In the Trenches

Library life isn’t always glamorous

November 1, 2016

Joseph Janes

The scene: a cocktail party. The dramatis personae: a well-appointed gentleman and an unassuming woman who fall into conversation; he asks what she does, and she replies that she’s a librarian. He gets that isn’t-that-darling look on his face—you know the one I mean—and says something oily like how exciting that must be, to which she fires back, deadpan: “Yes, it’s all about the power and the money.”

That’s a great story, true or not, with an even better punch line. It likely produced a few knowing nods and wry smiles just now, and it’s also quite effective with people unfamiliar with what actually goes on libraries. They think we sit around all day shushing people and reading Good Books, as opposed to, say, arm-wrestling with vendors or puzzling about rights management or scheming to get just one more staff position.

I was reminded of this the other day as I was prepping to teach our fall course on the history and foundations of libraries. Growing up as I did with a mother who worked in our small-town public library, I remember being vaguely aware of something called a “board” of people who had something to do with the running of the place. Whenever one of them turned up, Betty Angelino, our estimable director, would drop everything, so they must have been important, though the 10-year-old me wasn’t quite clear why.

I later came to understand, of course, as I watched Betty go to meeting after meeting of the Rotary Club and the Chamber of Commerce, always schmoozing, always talking about the library at the grocery store, at church, at the bank, wherever she went. I learned, as we all do eventually, that any library is an inherently political entity, beholden to a number of stakeholders, often with competing or at least different interests, often with higher priorities and bigger fish to fry than us, except when something very good or very bad happens; navigating all that while trying to keep the doors open, innovate, and not lose your mind can be a challenge, to say the least.

Any library is an inherently political entity, beholden to a number of stakeholders, often with competing or at least different interests.

My favorite example of this: Back when Deborah Jacobs was Seattle’s city librarian (1997–2008), she often taught our course on public libraries and advocacy. She would regularly get the mayor of Seattle to come visit her class (one could always tell by the thuggish bodyguard hulking in the hallway), which alone speaks volumes about how to navigate the waters political.

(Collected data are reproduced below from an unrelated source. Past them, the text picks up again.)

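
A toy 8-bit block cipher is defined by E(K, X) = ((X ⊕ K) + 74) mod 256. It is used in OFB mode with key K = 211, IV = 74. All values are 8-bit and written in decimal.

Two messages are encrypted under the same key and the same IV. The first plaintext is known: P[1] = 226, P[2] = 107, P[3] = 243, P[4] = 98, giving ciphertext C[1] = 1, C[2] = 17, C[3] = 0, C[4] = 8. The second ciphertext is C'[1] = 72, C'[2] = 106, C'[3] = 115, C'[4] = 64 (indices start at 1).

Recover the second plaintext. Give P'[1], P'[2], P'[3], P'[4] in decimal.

P'[1] = 171, P'[2] = 16, P'[3] = 128, P'[4] = 42

In OFB with a reused IV, both messages share the same keystream S_i, so C_i ⊕ C'_i = P_i ⊕ P'_i and thus P'_i = P_i ⊕ C_i ⊕ C'_i.
P'[1]: 226 ⊕ 1 ⊕ 72 = 171.
P'[2]: 107 ⊕ 17 ⊕ 106 = 16.
P'[3]: 243 ⊕ 0 ⊕ 115 = 128.
P'[4]: 98 ⊕ 8 ⊕ 64 = 42.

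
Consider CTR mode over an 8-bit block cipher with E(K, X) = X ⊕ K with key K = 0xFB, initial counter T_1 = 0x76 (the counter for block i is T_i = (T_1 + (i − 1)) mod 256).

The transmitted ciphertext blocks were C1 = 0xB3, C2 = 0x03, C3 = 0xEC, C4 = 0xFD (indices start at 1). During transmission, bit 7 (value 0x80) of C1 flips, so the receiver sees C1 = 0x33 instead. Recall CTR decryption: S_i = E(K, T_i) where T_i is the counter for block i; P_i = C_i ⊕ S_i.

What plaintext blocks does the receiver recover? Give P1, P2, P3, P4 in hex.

Only C1 changed, to 0x33. In CTR, a change in C_i flips the same bit in P_i only; the keystream is unaffected. Decrypting the received ciphertext:
P1: T = 0x76, S = E(K, T) = 0x8D; 0x33 ⊕ 0x8D = 0xBE.
P2: T = 0x77, S = E(K, T) = 0x8C; 0x03 ⊕ 0x8C = 0x8F.
P3: T = 0x78, S = E(K, T) = 0x83; 0xEC ⊕ 0x83 = 0x6F.
P4: T = 0x79, S = E(K, T) = 0x82; 0xFD ⊕ 0x82 = 0x7F.
Blocks that differ from the original plaintext: P1.

P1 = 0xBE, P2 = 0x8F, P3 = 0x6F, P4 = 0x7F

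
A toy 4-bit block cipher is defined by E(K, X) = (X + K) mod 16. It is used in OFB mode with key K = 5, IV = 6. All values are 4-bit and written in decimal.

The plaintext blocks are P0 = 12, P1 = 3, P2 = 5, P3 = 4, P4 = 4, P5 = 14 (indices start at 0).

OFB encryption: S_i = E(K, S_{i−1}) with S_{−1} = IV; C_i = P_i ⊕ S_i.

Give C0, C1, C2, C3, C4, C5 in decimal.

C0: S = E(K, 6) = 11; 12 ⊕ 11 = 7.
C1: S = E(K, 11) = 0; 3 ⊕ 0 = 3.
C2: S = E(K, 0) = 5; 5 ⊕ 5 = 0.
C3: S = E(K, 5) = 10; 4 ⊕ 10 = 14.
C4: S = E(K, 10) = 15; 4 ⊕ 15 = 11.
C5: S = E(K, 15) = 4; 14 ⊕ 4 = 10.

C0 = 7, C1 = 3, C2 = 0, C3 = 14, C4 = 11, C5 = 10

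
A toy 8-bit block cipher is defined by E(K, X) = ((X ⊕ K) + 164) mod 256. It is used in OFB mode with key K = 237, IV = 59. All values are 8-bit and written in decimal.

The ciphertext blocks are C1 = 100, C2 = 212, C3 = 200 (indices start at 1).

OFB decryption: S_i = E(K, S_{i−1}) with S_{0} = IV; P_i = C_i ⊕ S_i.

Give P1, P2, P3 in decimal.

P1: S = E(K, 59) = 122; 100 ⊕ 122 = 30.
P2: S = E(K, 122) = 59; 212 ⊕ 59 = 239.
P3: S = E(K, 59) = 122; 200 ⊕ 122 = 178.

P1 = 30, P2 = 239, P3 = 178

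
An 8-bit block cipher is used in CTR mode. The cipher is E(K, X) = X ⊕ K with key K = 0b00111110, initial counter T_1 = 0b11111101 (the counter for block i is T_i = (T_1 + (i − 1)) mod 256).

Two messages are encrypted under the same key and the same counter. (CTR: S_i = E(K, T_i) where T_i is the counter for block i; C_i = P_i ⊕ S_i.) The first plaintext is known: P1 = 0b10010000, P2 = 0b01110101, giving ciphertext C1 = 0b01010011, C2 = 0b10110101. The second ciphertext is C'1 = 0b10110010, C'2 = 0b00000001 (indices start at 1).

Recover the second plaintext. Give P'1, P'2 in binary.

P'1 = 0b01110001, P'2 = 0b11000001

In CTR with a reused counter, both messages share the same keystream S_i, so C_i ⊕ C'_i = P_i ⊕ P'_i and thus P'_i = P_i ⊕ C_i ⊕ C'_i.
P'1: 0b10010000 ⊕ 0b01010011 ⊕ 0b10110010 = 0b01110001.
P'2: 0b01110101 ⊕ 0b10110101 ⊕ 0b00000001 = 0b11000001.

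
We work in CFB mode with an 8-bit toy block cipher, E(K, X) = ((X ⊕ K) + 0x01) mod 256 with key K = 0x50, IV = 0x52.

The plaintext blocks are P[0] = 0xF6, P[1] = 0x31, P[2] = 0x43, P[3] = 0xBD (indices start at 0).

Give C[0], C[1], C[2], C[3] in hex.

C[0] = 0xF5, C[1] = 0x97, C[2] = 0x8B, C[3] = 0x61

CFB encryption: C_i = P_i ⊕ E(K, C_{i−1}), with C_{−1} = IV.
C[0]: E(K, 0x52) = 0x03; 0xF6 ⊕ 0x03 = 0xF5.
C[1]: E(K, 0xF5) = 0xA6; 0x31 ⊕ 0xA6 = 0x97.
C[2]: E(K, 0x97) = 0xC8; 0x43 ⊕ 0xC8 = 0x8B.
C[3]: E(K, 0x8B) = 0xDC; 0xBD ⊕ 0xDC = 0x61.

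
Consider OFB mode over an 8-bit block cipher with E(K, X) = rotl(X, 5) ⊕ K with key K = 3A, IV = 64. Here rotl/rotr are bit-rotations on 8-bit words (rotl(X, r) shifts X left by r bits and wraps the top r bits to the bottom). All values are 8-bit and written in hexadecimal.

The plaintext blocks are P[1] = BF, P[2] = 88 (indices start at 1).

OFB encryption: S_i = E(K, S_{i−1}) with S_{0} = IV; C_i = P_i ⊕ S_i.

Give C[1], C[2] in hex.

C[1] = 09, C[2] = 64

C[1]: S = E(K, 64) = B6; BF ⊕ B6 = 09.
C[2]: S = E(K, B6) = EC; 88 ⊕ EC = 64.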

This can come as a surprise to people new to the field, though, who haven’t yet dealt with meddling city councilors, provosts with designs on empire building, or principals with Views on Libraries. It’s also not entirely comfortable for everyone—lots of people come to us with noble intent and a strong desire to serve their communities, rather fewer because they can’t get enough of late-night budget meetings. But you can’t serve a community if you’re not part of it, and that’s where the grubby part often lies.

Yes, it’s all about the power and the money, and if you don’t have one, it’s hard to get the other, and libraries rarely possess either by default. Every library competes for resources against some other unit or organization; I want my students to appreciate these hard, cold realities, and also to understand that the most effective tool in our kit is the support and participation of our clienteles, to make these systems work in our favor.

Now, we’re not alone in this. Schools, hospitals, museums, parks, and lots of other institutions and organizations are in similar circumstances. Libraries are unusual in one regard, however: You can walk into almost any library and find the seeds to change, disrupt, even overthrow the very power structure we emerge from. It’s probably just as well people don’t realize how subversive and dangerous we can be … but that’s another story.